Updated: May 29
This article is more of an informed opinion rather than just a description of the lay of the land for Data Governance. Prodago has been thinking about this a lot. In part, we are selfishly trying to clarify our messages and boil down the problems affecting organizations to their essential, painful components. But in part, we are also exposing what we all know to be true: Data Governance exists in most organizations, but it fails to live up to the value executives expect.
It helps to identify the problems and their root causes. This is the first step in finding a long-lasting solution.

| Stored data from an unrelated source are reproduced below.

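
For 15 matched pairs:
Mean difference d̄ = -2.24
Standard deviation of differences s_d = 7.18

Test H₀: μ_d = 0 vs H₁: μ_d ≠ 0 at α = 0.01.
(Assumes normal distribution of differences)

Answer: t = -1.2083, fail to reject H₀

Derivation:
df = n - 1 = 14
SE = s_d/√n = 7.18/√15 = 1.8539
t = d̄/SE = -2.24/1.8539 = -1.2083
Critical value: t_{0.005,14} = ±2.977
p-value ≈ 0.2469
Decision: fail to reject H₀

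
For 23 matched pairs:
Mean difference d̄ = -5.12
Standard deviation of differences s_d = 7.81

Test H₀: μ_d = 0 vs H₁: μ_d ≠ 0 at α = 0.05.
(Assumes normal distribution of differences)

df = n - 1 = 22
SE = s_d/√n = 7.81/√23 = 1.6285
t = d̄/SE = -5.12/1.6285 = -3.1440
Critical value: t_{0.025,22} = ±2.074
p-value ≈ 0.0047
Decision: reject H₀

Answer: t = -3.1440, reject H₀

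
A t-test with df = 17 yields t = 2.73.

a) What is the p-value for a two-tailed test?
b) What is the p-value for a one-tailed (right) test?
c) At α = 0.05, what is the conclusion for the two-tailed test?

Answer: a) 0.0143, b) 0.0071, c) reject H₀

Derivation:
Using t-distribution with df = 17:
a) Two-tailed: p = 2×P(T > 2.73) = 0.0143
b) One-tailed: p = P(T > 2.73) = 0.0071
c) 0.0143 < 0.05, reject H₀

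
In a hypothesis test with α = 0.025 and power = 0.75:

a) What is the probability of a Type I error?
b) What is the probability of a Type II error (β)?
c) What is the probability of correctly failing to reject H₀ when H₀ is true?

Answer: a) 0.025, b) 0.25, c) 0.975

Derivation:
a) Type I error probability = α = 0.025
b) Power = P(reject H₀ | H₁ true) = 1 - β = 0.75, so Type II error probability = β = 1 - Power = 0.25
c) P(fail to reject H₀ | H₀ true) = 1 - α = 0.975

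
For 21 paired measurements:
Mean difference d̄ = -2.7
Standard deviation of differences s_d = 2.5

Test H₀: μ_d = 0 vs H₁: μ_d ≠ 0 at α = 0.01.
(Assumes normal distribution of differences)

Answer: t = -4.9496, reject H₀

Derivation:
df = n - 1 = 20
SE = s_d/√n = 2.5/√21 = 0.5455
t = d̄/SE = -2.7/0.5455 = -4.9496
Critical value: t_{0.005,20} = ±2.845
p-value ≈ 0.0001
Decision: reject H₀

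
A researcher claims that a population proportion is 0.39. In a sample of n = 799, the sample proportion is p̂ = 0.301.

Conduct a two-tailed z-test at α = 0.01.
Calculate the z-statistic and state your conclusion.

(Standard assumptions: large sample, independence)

Answer: z = -5.1579, reject H₀

Derivation:
H₀: p = 0.39, H₁: p ≠ 0.39
Standard error: SE = √(p₀(1-p₀)/n) = √(0.39×0.61/799) = 0.017255
z-statistic: z = (p̂ - p₀)/SE = (0.301 - 0.39)/0.017255 = -5.1579
Critical value: z_0.005 = ±2.576
p-value < 0.0001
Decision: reject H₀ at α = 0.01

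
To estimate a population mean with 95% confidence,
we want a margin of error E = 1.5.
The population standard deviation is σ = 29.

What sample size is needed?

Answer: n = 1436

Derivation:
z_0.025 = 1.960
n = (z×σ/E)² = (1.960×29/1.5)²
n = 1435.9047
Round up: n = 1436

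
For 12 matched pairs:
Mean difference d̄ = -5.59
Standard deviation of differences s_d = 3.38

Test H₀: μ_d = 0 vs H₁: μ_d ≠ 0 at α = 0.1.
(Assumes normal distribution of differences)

df = n - 1 = 11
SE = s_d/√n = 3.38/√12 = 0.9757
t = d̄/SE = -5.59/0.9757 = -5.7292
Critical value: t_{0.05,11} = ±1.796
p-value ≈ 0.0001
Decision: reject H₀

Answer: t = -5.7292, reject H₀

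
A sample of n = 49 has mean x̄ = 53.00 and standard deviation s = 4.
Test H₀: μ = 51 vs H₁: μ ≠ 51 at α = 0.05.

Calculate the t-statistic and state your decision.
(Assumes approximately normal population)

Answer: t = 3.5002, reject H₀

Derivation:
df = n - 1 = 48
SE = s/√n = 4/√49 = 0.5714
t = (x̄ - μ₀)/SE = (53.00 - 51)/0.5714 = 3.5002
Critical value: t_{0.025,48} = ±2.011
p-value ≈ 0.0010
Decision: reject H₀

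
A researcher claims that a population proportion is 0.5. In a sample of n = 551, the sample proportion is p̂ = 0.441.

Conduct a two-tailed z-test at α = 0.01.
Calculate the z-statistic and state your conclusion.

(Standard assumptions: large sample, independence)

Answer: z = -2.7698, reject H₀

Derivation:
H₀: p = 0.5, H₁: p ≠ 0.5
Standard error: SE = √(p₀(1-p₀)/n) = √(0.5×0.5/551) = 0.021301
z-statistic: z = (p̂ - p₀)/SE = (0.441 - 0.5)/0.021301 = -2.7698
Critical value: z_0.005 = ±2.576
p-value = 0.0056
Decision: reject H₀ at α = 0.01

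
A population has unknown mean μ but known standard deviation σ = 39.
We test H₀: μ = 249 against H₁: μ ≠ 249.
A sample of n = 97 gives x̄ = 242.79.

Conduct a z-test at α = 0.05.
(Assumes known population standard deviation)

Answer: z = -1.5682, fail to reject H₀

Derivation:
Standard error: SE = σ/√n = 39/√97 = 3.9599
z-statistic: z = (x̄ - μ₀)/SE = (242.79 - 249)/3.9599 = -1.5682
Critical value: ±1.960
p-value = 0.1168
Decision: fail to reject H₀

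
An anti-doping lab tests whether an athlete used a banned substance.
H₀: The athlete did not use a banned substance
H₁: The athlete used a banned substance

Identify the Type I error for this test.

Answer: Falsely accusing a clean athlete of doping

Derivation:
Type I error: rejecting H₀ when it is actually true (false positive).
Type II error: failing to reject H₀ when H₁ is actually true (false negative).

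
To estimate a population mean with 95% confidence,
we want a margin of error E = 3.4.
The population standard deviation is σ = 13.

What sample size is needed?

Answer: n = 57

Derivation:
z_0.025 = 1.960
n = (z×σ/E)² = (1.960×13/3.4)²
n = 56.1618
Round up: n = 57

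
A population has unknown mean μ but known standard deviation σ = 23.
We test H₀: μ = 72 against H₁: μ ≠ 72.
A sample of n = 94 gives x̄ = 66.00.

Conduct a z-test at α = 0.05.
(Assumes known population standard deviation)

Standard error: SE = σ/√n = 23/√94 = 2.3723
z-statistic: z = (x̄ - μ₀)/SE = (66.00 - 72)/2.3723 = -2.5292
Critical value: ±1.960
p-value = 0.0114
Decision: reject H₀

Answer: z = -2.5292, reject H₀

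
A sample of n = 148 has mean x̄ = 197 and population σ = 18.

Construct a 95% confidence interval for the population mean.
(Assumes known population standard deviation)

Answer: (194.1000, 199.9000)

Derivation:
Confidence level: 95%, α = 0.05
z_0.025 = 1.960
SE = σ/√n = 18/√148 = 1.4796
Margin of error = 1.960 × 1.4796 = 2.9000
CI: x̄ ± margin = 197 ± 2.9000
CI: (194.1000, 199.9000)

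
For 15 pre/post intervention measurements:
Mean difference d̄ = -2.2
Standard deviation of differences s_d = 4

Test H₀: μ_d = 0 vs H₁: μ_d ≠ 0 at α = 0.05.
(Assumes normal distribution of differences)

df = n - 1 = 14
SE = s_d/√n = 4/√15 = 1.0328
t = d̄/SE = -2.2/1.0328 = -2.1301
Critical value: t_{0.025,14} = ±2.145
p-value ≈ 0.0514
Decision: fail to reject H₀

Answer: t = -2.1301, fail to reject H₀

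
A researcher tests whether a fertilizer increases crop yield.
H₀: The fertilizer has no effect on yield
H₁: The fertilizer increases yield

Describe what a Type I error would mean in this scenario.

Answer: Concluding the fertilizer works when it doesn't

Derivation:
Type I error (α): Rejecting H₀ when H₀ is true
Type II error (β): Failing to reject H₀ when H₁ is true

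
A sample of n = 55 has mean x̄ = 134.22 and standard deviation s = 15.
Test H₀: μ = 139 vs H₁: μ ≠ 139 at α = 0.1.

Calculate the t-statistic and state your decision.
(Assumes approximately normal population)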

The article means to stir the conversation for senior leaders to understand better where things break down and examine how we can address them.
How did we get here?
Traditional Data Governance was designed years ago, at a time when IT needed to involve the business in making decisions around data. It started with system access, data quality, and data definitions. Since then, it has evolved to manage quite a few more things (see 9 data aspects managed by successful Information Governance programs).
But quite a few pressures are forcing us to reconsider HOW we are to govern data. What makes it particularly difficult for leaders is that we are used to observing a problem and then solving it. But more problems to solve have been slowly creeping upon us. We just didn't see them coming!

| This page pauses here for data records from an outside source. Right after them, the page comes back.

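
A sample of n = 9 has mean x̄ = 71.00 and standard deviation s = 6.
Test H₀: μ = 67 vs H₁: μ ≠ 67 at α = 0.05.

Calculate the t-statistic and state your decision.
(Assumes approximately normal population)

df = n - 1 = 8
SE = s/√n = 6/√9 = 2.0000
t = (x̄ - μ₀)/SE = (71.00 - 67)/2.0000 = 2.0000
Critical value: t_{0.025,8} = ±2.306
p-value ≈ 0.0805
Decision: fail to reject H₀

Answer: t = 2.0000, fail to reject H₀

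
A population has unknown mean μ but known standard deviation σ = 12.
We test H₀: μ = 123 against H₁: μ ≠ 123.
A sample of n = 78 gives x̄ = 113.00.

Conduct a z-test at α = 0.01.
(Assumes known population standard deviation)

Standard error: SE = σ/√n = 12/√78 = 1.3587
z-statistic: z = (x̄ - μ₀)/SE = (113.00 - 123)/1.3587 = -7.3600
Critical value: ±2.576
p-value < 0.0001
Decision: reject H₀

Answer: z = -7.3600, reject H₀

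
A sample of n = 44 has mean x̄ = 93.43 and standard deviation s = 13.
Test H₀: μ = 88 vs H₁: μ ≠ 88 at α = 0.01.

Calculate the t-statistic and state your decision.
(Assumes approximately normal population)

Answer: t = 2.7707, reject H₀

Derivation:
df = n - 1 = 43
SE = s/√n = 13/√44 = 1.9598
t = (x̄ - μ₀)/SE = (93.43 - 88)/1.9598 = 2.7707
Critical value: t_{0.005,43} = ±2.695
p-value ≈ 0.0082
Decision: reject H₀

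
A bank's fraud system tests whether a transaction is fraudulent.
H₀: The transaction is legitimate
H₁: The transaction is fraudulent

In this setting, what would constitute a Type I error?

Type I error (α): Rejecting H₀ when H₀ is true
Type II error (β): Failing to reject H₀ when H₁ is true

Answer: Blocking a legitimate transaction as fraud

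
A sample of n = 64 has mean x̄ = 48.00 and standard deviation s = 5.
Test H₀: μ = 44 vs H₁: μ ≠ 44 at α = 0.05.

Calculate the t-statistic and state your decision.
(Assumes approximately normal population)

df = n - 1 = 63
SE = s/√n = 5/√64 = 0.6250
t = (x̄ - μ₀)/SE = (48.00 - 44)/0.6250 = 6.4000
Critical value: t_{0.025,63} = ±1.998
p-value < 0.0001
Decision: reject H₀

Answer: t = 6.4000, reject H₀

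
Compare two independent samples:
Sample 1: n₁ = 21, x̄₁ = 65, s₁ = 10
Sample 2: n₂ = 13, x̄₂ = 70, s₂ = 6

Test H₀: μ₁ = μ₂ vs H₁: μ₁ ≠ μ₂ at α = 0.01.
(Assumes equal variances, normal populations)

Answer: t = -1.6252, fail to reject H₀

Derivation:
Pooled variance: s²_p = [20×10² + 12×6²]/(32) = 76.0000
s_p = 8.7178
SE = s_p×√(1/n₁ + 1/n₂) = 8.7178×√(1/21 + 1/13) = 3.0766
t = (x̄₁ - x̄₂)/SE = (65 - 70)/3.0766 = -1.6252
df = 32, t-critical = ±2.738
Decision: fail to reject H₀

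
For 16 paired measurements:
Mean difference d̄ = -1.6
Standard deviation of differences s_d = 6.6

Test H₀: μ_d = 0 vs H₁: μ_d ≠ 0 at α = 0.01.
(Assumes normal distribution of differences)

Answer: t = -0.9697, fail to reject H₀

Derivation:
df = n - 1 = 15
SE = s_d/√n = 6.6/√16 = 1.6500
t = d̄/SE = -1.6/1.6500 = -0.9697
Critical value: t_{0.005,15} = ±2.947
p-value ≈ 0.3476
Decision: fail to reject H₀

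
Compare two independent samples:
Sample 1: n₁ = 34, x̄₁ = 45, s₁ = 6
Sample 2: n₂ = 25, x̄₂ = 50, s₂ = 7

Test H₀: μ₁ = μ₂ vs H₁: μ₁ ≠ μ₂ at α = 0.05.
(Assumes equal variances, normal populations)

Pooled variance: s²_p = [33×6² + 24×7²]/(57) = 41.4737
s_p = 6.4400
SE = s_p×√(1/n₁ + 1/n₂) = 6.4400×√(1/34 + 1/25) = 1.6967
t = (x̄₁ - x̄₂)/SE = (45 - 50)/1.6967 = -2.9469
df = 57, t-critical = ±2.002
Decision: reject H₀

Answer: t = -2.9469, reject H₀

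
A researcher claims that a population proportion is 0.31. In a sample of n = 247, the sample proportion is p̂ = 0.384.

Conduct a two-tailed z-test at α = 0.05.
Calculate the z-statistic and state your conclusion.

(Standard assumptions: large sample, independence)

Answer: z = 2.5146, reject H₀

Derivation:
H₀: p = 0.31, H₁: p ≠ 0.31
Standard error: SE = √(p₀(1-p₀)/n) = √(0.31×0.69/247) = 0.029428
z-statistic: z = (p̂ - p₀)/SE = (0.384 - 0.31)/0.029428 = 2.5146
Critical value: z_0.025 = ±1.960
p-value = 0.0119
Decision: reject H₀ at α = 0.05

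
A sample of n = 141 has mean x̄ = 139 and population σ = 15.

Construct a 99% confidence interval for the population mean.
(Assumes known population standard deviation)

Confidence level: 99%, α = 0.01
z_0.005 = 2.576
SE = σ/√n = 15/√141 = 1.2632
Margin of error = 2.576 × 1.2632 = 3.2540
CI: x̄ ± margin = 139 ± 3.2540
CI: (135.7460, 142.2540)

Answer: (135.7460, 142.2540)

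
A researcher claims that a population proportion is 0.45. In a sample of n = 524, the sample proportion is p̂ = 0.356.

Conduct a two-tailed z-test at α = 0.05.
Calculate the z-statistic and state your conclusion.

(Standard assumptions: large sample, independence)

H₀: p = 0.45, H₁: p ≠ 0.45
Standard error: SE = √(p₀(1-p₀)/n) = √(0.45×0.55/524) = 0.021733
z-statistic: z = (p̂ - p₀)/SE = (0.356 - 0.45)/0.021733 = -4.3252
Critical value: z_0.025 = ±1.960
p-value < 0.0001
Decision: reject H₀ at α = 0.05

Answer: z = -4.3252, reject H₀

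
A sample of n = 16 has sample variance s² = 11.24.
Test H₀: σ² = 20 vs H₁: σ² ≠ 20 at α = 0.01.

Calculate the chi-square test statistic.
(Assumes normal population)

Answer: χ² = 8.4300, fail to reject H₀

Derivation:
df = n - 1 = 15
χ² = (n-1)s²/σ₀² = 15×11.24/20 = 8.4300
Critical values: χ²_{0.995,15} = 4.601, χ²_{0.005,15} = 32.801
Rejection region: χ² < 4.601 or χ² > 32.801
Decision: fail to reject H₀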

If we step back a little, the combination of these trends together has created the perfect storm:
We are managing and generating more and more data.
The cloud has infinite performance, but it takes time to move everything there. So we find that there are more and more environments where data sits or holding copies of it.
AI, analytics, and automation mean we need to use this data in more use cases.
Perhaps related to the proliferation of use cases, but for sure, no one will argue that more people need the data to do their work.
Privacy regulation is now stylish politically, and for good reasons. The rules are getting more stringent, especially in the B2C space.
Now that we can automate decisions, we need to worry about bias, ethics, and doing so responsibly, otherwise putting the organization at risk.
The impact of this storm is that there is a lot more to do. New processes are required to both create value and protect against data risks in these areas:
Ensure data quality.
Use and share data.
Historically, Data Governance has not done as much in the areas of processing or using/sharing the data. Data Privacy and Automated Decisions are changing this. But what we want is to enhance Data Governance, not create more silos, where for example, Data Privacy is managed via a completely different set of processes.
What does it mean for organizations?
As Melvin Udall (the character played by Jack Nicholson) said in the movie in "As Good As It Gets," "I'm drowning here, and you're describing the water!". We have no control over those external factors that got us in this pickle. Thankfully, we can derive useful and actionable information from the situation.
Data privacy is the job of everyone
Now that breaches and hacks are in the news, companies must pay serious attention to protecting confidential information, not to mention the laws most are subject to. The problem is that protecting data and complying with rules require us to manage PROCESSES and DATA, not just data.
The quality of data in a data warehouse could be IT's responsibility in the past, with some direction from project or domain data stewards. Ensuring the privacy of information, if you think about it, goes way, way beyond that. Just think about how data is used or shared, and it can quickly escalate in terms of scope. How do you control that everyone is following the rules?
We must recognize that just like we had to develop data quality KPI's to manage data quality, coming up with KPI's around data security and data privacy requires harmonizing and unifying how all stakeholders will participate. Regulations are becoming quite specific and prescriptive. The same data may need a different approach to be compliant with a rule depending on its lifecycle stage, where it sits, how it is aggregated or how it is used.
By managing the processes that manage data, we can
Check whether the process is in place;
If the process is adequate to support compliance;
If someone or group is duly accountable to execute the process;
If the process has been completed and has provided the expected result.
We can clearly create KPI's to track this stuff.
It's too big to do manually
Many organizations are still enforcing Data Governance policies and standards through ad hoc, manual or outdated tools. Data teams try and vet reports and data sets, setting up custom rules all over the place and comparing expected numbers. Technology stacks and the explosion of data mean that this old way is inefficient and can't scale.
Even if the problem gets bigger, it still needs to be managed. We will distribute the work to the rightful owner and automate the validation of its completion. Whatever value the process owners bring in the value chain, they will optimize some of the processes they are responsible for by automating with technology, which might use AI to do some heavy lifting.
These are technologies we are used to, including lineage and mapping, data quality monitoring, etc. But because of the sheer size of the problem (see the previous section on how we got here), we can't just leave it to the various stakeholders or data stewards to figure out. We need to add discipline to the "orchestration" of how everyone needs to participate; we need to manage the processes of managing or manipulating data.
Manage the processes that manage data
The body of practices we have developed over the years for Data Governance is still good. But there will be way more to do. What we left to data stewards to figure out will no longer work. We will have to map out the processes in detail because these will be required for audits anyway. The good news is that it will drive data operations.
Managing processes that manage data rather than just the data will also help as the privacy laws will change. We will need agility to understand what are the operational impacts and react quickly.
Adding a layer of process management will give more visibility to everyone in the organization, no less to executives who have been somewhat in the dark or having to trust that someone is doing their job well to prevent, say, a data breach.